Patricia sonrió, y era la sonrisa más peligrosa que había visto en su rostro dulce en toda mi vida. —Perfecto —dijo, dirigiéndose a la cocina para preparar ese té que había prometido—. Pero primero, ¿me vas a contar exactamente todo lo que pasó hoy? Cada detalle. Cada nombre. Cada cara que viste.
Mientras la seguía hacia la cocina, me di cuenta de que, por primera vez desde que había comenzado esta pesadilla, no me sentía sola. Tenía una aliada. Una hermana de alma dispuesta a ir a la guerra conmigo.
Y Julia Elena no tenía idea de lo que se le venía encima.
—Patricia —le dije mientras ella ponía agua a hervir—. Hay algo más que necesitas saber.
—Dime.
—Papá está empeorando. Y creo que ella lo está acelerando.
Los ojos de Patricia se endurecieron hasta convertirse en chips de hielo.
—Entonces no tenemos tiempo que perder —murmuró—. Esta guerra termina ahora.

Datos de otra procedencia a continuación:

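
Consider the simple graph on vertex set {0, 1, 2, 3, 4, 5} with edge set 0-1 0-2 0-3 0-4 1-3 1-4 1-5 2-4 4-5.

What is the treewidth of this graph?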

O ella se va, o nosotras la echamos. Pero tu papá no va a morir con esa víbora al lado de su cama.
Y ahí supe que había subestimado completamente a mi amiga. Julia Elena estaba a punto de descubrir que había despertado a dos leonas, no a una.
Crucé el umbral de la casa y el peso del portón al cerrarse tras de mí resonó como una sentencia definitiva. El aire olía a la misma opulencia de siempre, pero ahora impregnado de una carga turbadora: el temor latente y la mentira que había envuelto estos últimos días. Yo, que debía ser solo un espectro, una víctima rota, regresaba con paso firme y decidido, no para buscar castigo, sino para observar el vertiginoso fracaso que se avecinaba.